Patients who received a DecisionDx-Melanoma high-risk result had a ten-fold increase in death rate compared to patients who received a low-risk result (12.3% death rate for a Class 2B result compared to 1.5% for a Class 1A result), demonstrating the independent prognostic value of the test.
In sum, the study data provide direct evidence that CM patients tested with DecisionDx-Melanoma have better survival rates than untested patients, suggesting that the test can aid in risk-aligned treatment plans for improved patient outcomes and survival rates.
About DecisionDx-Melanoma

DecisionDx-Melanoma is a gene expression profile test that uses an individual patient’s tumor biology to predict individual risk of cutaneous melanoma metastasis or recurrence, as well as risk of sentinel lymph node positivity, independent of traditional staging factors, and has been studied in more than 6,000 patient samples. Using tissue from the primary melanoma, the test measures the expression of 31 genes. The test has been validated in four archival risk of recurrence studies of 901 patients and six prospective risk of recurrence studies including more than 1,600 patients. Impact on patient management plans for one of every two patients tested has been demonstrated in four multicenter and single-center studies including more than 560 patients. The consistent performance and accuracy demonstrated in these studies provides confidence in disease management plans that incorporate DecisionDx-Melanoma test results. To predict risk of recurrence and likelihood of sentinel lymph node positivity, the Company utilizes its proprietary algorithms, i31-ROR and i31-SLNB, to produce an Integrated Test Result. Through Sept. 30, 2021, DecisionDx-Melanoma has been ordered 84,195 times for use in patients with cutaneous melanoma.

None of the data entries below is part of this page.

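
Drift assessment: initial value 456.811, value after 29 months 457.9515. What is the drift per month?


rate = (v2 - v1) / months
= (457.9515 - 456.811) / 29
= 1.1405 / 29
= 0.0393

0.0393


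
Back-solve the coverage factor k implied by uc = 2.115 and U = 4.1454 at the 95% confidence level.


k = U / uc
k = 4.1454 / 2.115
k = 1.96

1.96


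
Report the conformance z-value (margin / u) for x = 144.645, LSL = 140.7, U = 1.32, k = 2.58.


u = U / k = 1.32 / 2.58 = 0.51162791
margin = |LSL - x| = |140.7 - 144.645| = 3.945
z = margin / u = 3.945 / 0.51162791
z = 7.7107

7.7107


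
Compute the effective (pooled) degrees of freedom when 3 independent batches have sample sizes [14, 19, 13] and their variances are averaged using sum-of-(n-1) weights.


nu = sum_i (n_i - 1)
nu = ((14 - 1) + (19 - 1) + (13 - 1))
nu = 13 + 18 + 12
nu = 43

43


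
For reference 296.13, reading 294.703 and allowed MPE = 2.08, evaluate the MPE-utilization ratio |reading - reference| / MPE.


e = indication - reference = 294.703 - 296.13 = -1.4270
|e| = 1.4270
ratio = |e| / MPE = 1.4270 / 2.08
ratio = 0.6861

0.6861


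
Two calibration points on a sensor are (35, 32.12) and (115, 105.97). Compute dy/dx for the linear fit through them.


slope = (y2 - y1) / (x2 - x1)
= (105.97 - 32.12) / (115 - 35)
= 73.8500 / 80
= 0.9231

0.9231


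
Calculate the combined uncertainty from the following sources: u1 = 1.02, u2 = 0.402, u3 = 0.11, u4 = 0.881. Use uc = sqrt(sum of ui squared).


uc = sqrt(1.02^2 + 0.402^2 + 0.11^2 + 0.881^2)
uc = sqrt(1.990265)
uc = 1.4108

1.4108


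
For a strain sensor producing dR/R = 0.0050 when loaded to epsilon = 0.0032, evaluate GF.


GF = (dR/R) / epsilon
= 0.0050 / 0.0032
= 1.5625

1.5625


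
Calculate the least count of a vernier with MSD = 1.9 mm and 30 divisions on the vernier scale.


LC = MSD / n_div
= 1.9 / 30
= 0.0633

0.0633


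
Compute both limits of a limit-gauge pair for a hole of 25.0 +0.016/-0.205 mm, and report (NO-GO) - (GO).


GO = nominal - lower_tol (smallest hole = maximum material condition)
GO = 25.0 - 0.205 = 24.795
NO-GO = nominal + upper_tol (largest hole = least material condition)
NO-GO = 25.0 + 0.016 = 25.016
spread = NO-GO - GO = 25.016 - 24.795 = 0.2210

0.2210


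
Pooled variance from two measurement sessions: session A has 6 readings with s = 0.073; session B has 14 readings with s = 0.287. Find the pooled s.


s_p = sqrt(((n1-1)*s1^2 + (n2-1)*s2^2) / (n1+n2-2))
numerator = (6-1)*0.073^2 + (14-1)*0.287^2 = 0.026645 + 1.070797 = 1.097442
denominator = 6 + 14 - 2 = 18
s_p^2 = 1.097442 / 18 = 0.060969
s_p = sqrt(0.060969) = 0.2469

0.2469


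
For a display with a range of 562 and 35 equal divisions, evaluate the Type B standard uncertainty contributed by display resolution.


resolution = range / divisions
resolution = 562 / 35 = 16.057143
u_res = resolution / (2*sqrt(3))
u_res = 16.057143 / 3.4641016
u_res = 4.6353

4.6353


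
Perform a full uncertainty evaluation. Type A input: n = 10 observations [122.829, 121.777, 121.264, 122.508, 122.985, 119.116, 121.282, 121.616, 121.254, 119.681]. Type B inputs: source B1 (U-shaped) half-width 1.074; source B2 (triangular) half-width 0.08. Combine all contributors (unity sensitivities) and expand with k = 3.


mean = (122.829 + 121.777 + 121.264 + 122.508 + 122.985 + 119.116 + 121.282 + 121.616 + 121.254 + 119.681) / 10 = 121.4312
s = sqrt(sum((x - mean)^2)/(n-1)) = 1.2554917
u_A = s / sqrt(n) = 1.2554917 / sqrt(10) = 0.39702134
u_B1 = 1.074 / sqrt(2) = 0.75943268
u_B2 = 0.08 / sqrt(6) = 0.032659863
uc = sqrt(0.39702134^2 + 0.75943268^2 + 0.032659863^2) = 0.85757251
U = k * uc = 3 * 0.85757251
U = 2.5727

2.5727


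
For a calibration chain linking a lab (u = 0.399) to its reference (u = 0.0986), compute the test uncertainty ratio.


TUR = u_lab / u_ref
= 0.399 / 0.0986
= 4.0467

4.0467


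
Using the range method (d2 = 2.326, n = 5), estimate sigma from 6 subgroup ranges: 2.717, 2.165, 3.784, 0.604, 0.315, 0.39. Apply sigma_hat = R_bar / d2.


R_bar = (2.717 + 2.165 + 3.784 + 0.604 + 0.315 + 0.39) / 6
R_bar = 9.975 / 6 = 1.6625
sigma_hat = R_bar / d2 = 1.6625 / 2.326 = 0.7147

0.7147


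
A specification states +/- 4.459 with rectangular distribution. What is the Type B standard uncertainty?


u_B = half_width / sqrt(3)
u_B = 4.459 / 1.7320508
u_B = 2.5744

2.5744


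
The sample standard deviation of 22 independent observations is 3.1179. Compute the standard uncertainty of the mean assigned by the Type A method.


u_A = s / sqrt(n)
u_A = 3.1179 / sqrt(22)
u_A = 3.1179 / 4.6904158
u_A = 0.6647

0.6647


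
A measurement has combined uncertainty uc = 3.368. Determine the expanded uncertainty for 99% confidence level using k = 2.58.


U = k * uc
U = 2.58 * 3.368
U = 8.6894

8.6894


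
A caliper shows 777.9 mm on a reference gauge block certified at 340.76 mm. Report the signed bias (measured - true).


Systematic error = measured - true
= 777.9 - 340.76
= 437.1400

437.1400


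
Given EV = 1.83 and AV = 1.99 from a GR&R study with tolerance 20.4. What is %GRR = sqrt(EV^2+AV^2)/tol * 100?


GRR = sqrt(EV^2 + AV^2) = sqrt(1.83^2 + 1.99^2) = 2.7035162
%GRR = GRR / tol * 100 = 2.7035162 / 20.4 * 100
%GRR = 13.2525

13.2525


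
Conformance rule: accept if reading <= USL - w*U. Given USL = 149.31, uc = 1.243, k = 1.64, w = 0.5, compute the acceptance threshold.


U = k * uc = 1.64 * 1.243 = 2.03852
guard band g = w * U = 0.5 * 2.03852 = 1.01926
AL = USL - g = 149.31 - 1.01926
AL = 148.2907

148.2907


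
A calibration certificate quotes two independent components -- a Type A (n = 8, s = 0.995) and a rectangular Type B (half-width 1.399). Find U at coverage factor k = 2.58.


u_A = s / sqrt(n) = 0.995 / sqrt(8) = 0.35178562
u_B = half_width / sqrt(3) = 1.399 / sqrt(3) = 0.80771303
uc = sqrt(u_A^2 + u_B^2) = sqrt(0.35178562^2 + 0.80771303^2) = 0.88099572
U = k * uc = 2.58 * 0.88099572
U = 2.2730

2.2730


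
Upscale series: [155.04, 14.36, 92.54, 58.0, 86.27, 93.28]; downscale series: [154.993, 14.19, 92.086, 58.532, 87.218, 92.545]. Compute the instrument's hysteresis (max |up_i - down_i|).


|155.04 - 154.993| = 0.0470
|14.36 - 14.19| = 0.1700
|92.54 - 92.086| = 0.4540
|58.0 - 58.532| = 0.5320
|86.27 - 87.218| = 0.9480
|93.28 - 92.545| = 0.7350
hysteresis = max(diffs) = 0.9480

0.9480


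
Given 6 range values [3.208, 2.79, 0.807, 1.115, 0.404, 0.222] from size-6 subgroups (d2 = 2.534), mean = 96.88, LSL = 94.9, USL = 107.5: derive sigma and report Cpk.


R_bar = (3.208 + 2.79 + 0.807 + 1.115 + 0.404 + 0.222) / 6 = 1.4243333
sigma = R_bar / d2 = 1.4243333 / 2.534 = 0.56208891
Cp = (USL - LSL)/(6*sigma) = (107.5 - 94.9)/(6*0.56208891) = 3.7361
Cpu = (107.5 - 96.88)/(3*0.56208891) = 6.2979
Cpl = (96.88 - 94.9)/(3*0.56208891) = 1.1742
Cpk = min(Cpu, Cpl) = 1.1742

1.1742


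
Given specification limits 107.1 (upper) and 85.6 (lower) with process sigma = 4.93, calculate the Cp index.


Cp = (USL - LSL) / (6 * sigma)
= (107.1 - 85.6) / (6 * 4.93)
= 21.5000 / 29.5800
= 0.7268

0.7268


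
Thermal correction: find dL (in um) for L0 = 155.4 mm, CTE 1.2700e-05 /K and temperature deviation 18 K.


dL = L * alpha * dT
= 155.4 * 1.2700e-05 * 18
= 0.0355244 mm
dL_um = 0.0355244 * 1000 = 35.5244 um

35.5244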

More information about the test and disease can be found at www.CastleTestInfo.com.

About the SEER Program

The Surveillance, Epidemiology and End Results (SEER) Program (View Source) is an authoritative source for cancer statistics in the United States. The SEER Program provides information on cancer statistics in an effort to reduce the cancer burden among the U.S. population and is supported by the Surveillance Research Program (SRP) in the NCI’s Division of Cancer Control and Population Sciences (DCCPS). The SEER Program registries collect data on cancer cases diagnosed in their catchment area from various locations and sources throughout the United States. Data collection began in 1973 with a limited number of registries and continues to expand to include even more areas and demographics today covering 48% of US population. The SEER Program registries link to data provided by a variety of federal and commercial partners to support the research community in conducting cancer surveillance and epidemiological research. The data are available to qualified researchers.